José Fritsch - Na verdade o objetivo da secretaria é
mais amplo. O Brasil tem 8.500 Km de costa marítima e 200 milhas
de zona econômica exclusiva e temos uma estrutura organizada de
pesca em várias regiões, com colônias de pescadores,
pescadores artesanais, um setor industrial de pesca, sem ter uma política
nacional voltada a essa atividade. Por isso temos dificuldade, por exemplo,
de fazer pescarias em águas mais profundas, porque o Brasil não
teve, nos últimos anos, nenhum programa de modernização
dos barcos de captura. Uma outra questão que levou o presidente
Lula a criar a secretaria, é que nessa costa de 8.500 km, há
um potencial de aqüicultura a ser explorado: criação
de camarão, ostras, mexilhões, ou seja, dos frutos ligados
ao mar na área costeira. Tem também o potencial dos rios,
das águas interiores, da pesca continental. Tomando os grandes
rios como exemplo, o Amazonas e o São Francisco, eles têm
um grande potencial de pesca, mesmo que seja na forma extrativa ainda.

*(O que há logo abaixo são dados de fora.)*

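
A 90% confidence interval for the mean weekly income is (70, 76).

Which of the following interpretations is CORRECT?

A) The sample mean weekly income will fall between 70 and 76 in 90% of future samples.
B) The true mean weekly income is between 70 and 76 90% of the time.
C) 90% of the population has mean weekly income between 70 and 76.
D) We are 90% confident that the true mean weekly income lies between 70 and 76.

A confidence interval represents our confidence in the procedure, not a probability statement about the parameter.

Key concept: If we repeated this sampling process many times and computed a 90% CI each time, about 90% of those intervals would contain the true population parameter.

For this specific interval (70, 76):
- Midpoint (point estimate): 73
- Margin of error: 3

The correct interpretation is the one stating confidence that the true parameter lies in the interval — option D.

D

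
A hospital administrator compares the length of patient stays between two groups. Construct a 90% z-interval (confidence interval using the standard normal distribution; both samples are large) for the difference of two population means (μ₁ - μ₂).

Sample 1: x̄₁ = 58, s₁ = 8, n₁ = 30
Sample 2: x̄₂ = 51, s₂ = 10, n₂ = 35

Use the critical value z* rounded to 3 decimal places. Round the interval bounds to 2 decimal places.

Both samples are large (n₁ = 30 ≥ 30, n₂ = 35 ≥ 30), so a z-interval for the difference of means applies.

Point estimate: x̄₁ - x̄₂ = 58 - 51 = 7

Standard error: SE = √(s₁²/n₁ + s₂²/n₂)
= √(8²/30 + 10²/35)
= √(2.133333 + 2.857143)
= 2.233937

For 90% confidence, z* = 1.645 (from standard normal table)
Margin of error: E = z* × SE = 1.645 × 2.233937 = 3.6748

Z-interval: (x̄₁ - x̄₂) ± E = 7 ± 3.6748 = (3.3252, 10.6748)

Rounded to 2 decimal places:

(3.33, 10.67)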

Um outro setor importante, ainda muito pouco explorado no país
é a piscicultura (produção de peixe em água
doce e salgada), que recebeu um incentivo na fase da Sudepe [Superintendência
para o Desenvolvimento da Pesca], há uns 15 atrás, mas que
depois que as estruturas da Sudepe passaram para o Ibama [Instituto Brasileiro
do Meio Ambiente e dos Recursos Naturais Renováveis] passou a funcionar
precariamente. Para pensar toda essa política é que foi
criada a secretaria, com uma visão de produção, inclusive
para participação no mercado internacional, especialmente
com o camarão de cultivo, atuns, que são peixes mais nobres,
lagosta e até da tilápia, um peixe em água doce que
já conta com boa produção no Brasil.
ComCiência
- Mas o incentivo é ao aumento da pesca de cultivo, e menos dos
recursos já existentes. Isso porque já existe um risco de
colapso dos recursos?
Fritsch - Hoje há uma nova visão, inclusive da FAO [Organização
das Nações Unidas para Agricultura e Alimentos], de desenvolvimento
da produção pesqueira. Os projetos estão mais dirigidos
para a atividade de aqüicultura, de produção, seja
marinha, seja de água doce. Isso porque há uma análise
mundial de esgotamento de estoques de pescado nas zonas marítimas,
principalmente nas zonas costeiras. No Brasil há várias
atividades de pesca que na zona costeira já necessitam dos defesos
(respeitar o período de desova), e até mesmo o estabelecimento
de cotas de pescaria, para que amanhã ou depois possamos continuar
tendo variedades de peixes para a pesca artesanal e industrial também.
Mas há uma super exploração nos últimos anos
que causou a redução de várias espécies de
peixes. O exemplo mais claro para nós é o que aconteceu
com a sardinha, e é o que está acontecendo com a lagosta
no Nordeste. Isso precisa ser normatizado. Precisamos rever o processo
de arrendamento de barcos estrangeiros, e tudo isso é um grande
desafio a ser enfrentado, porque a secretaria ainda precisa ser estruturada
para essa finalidade.
ComCiência
- Existia uma expectativa dos pesquisadores do setor de que a Secretaria
reuniria as competências tanto do Ministério da Agricultura,
Pecuária e Abastecimento, como do Ibama. É assim que vai
funcionar?
Fritsch - Entre os 11 pontos do documento assinado pelo presidente
Lula na campanha, um deles - o terceiro - dizia que o Ibama seria mantido
como um órgão fiscalizador, dotado de recursos materiais
e humanos compatíveis com o bom desempenho dessa atividade de fiscalização.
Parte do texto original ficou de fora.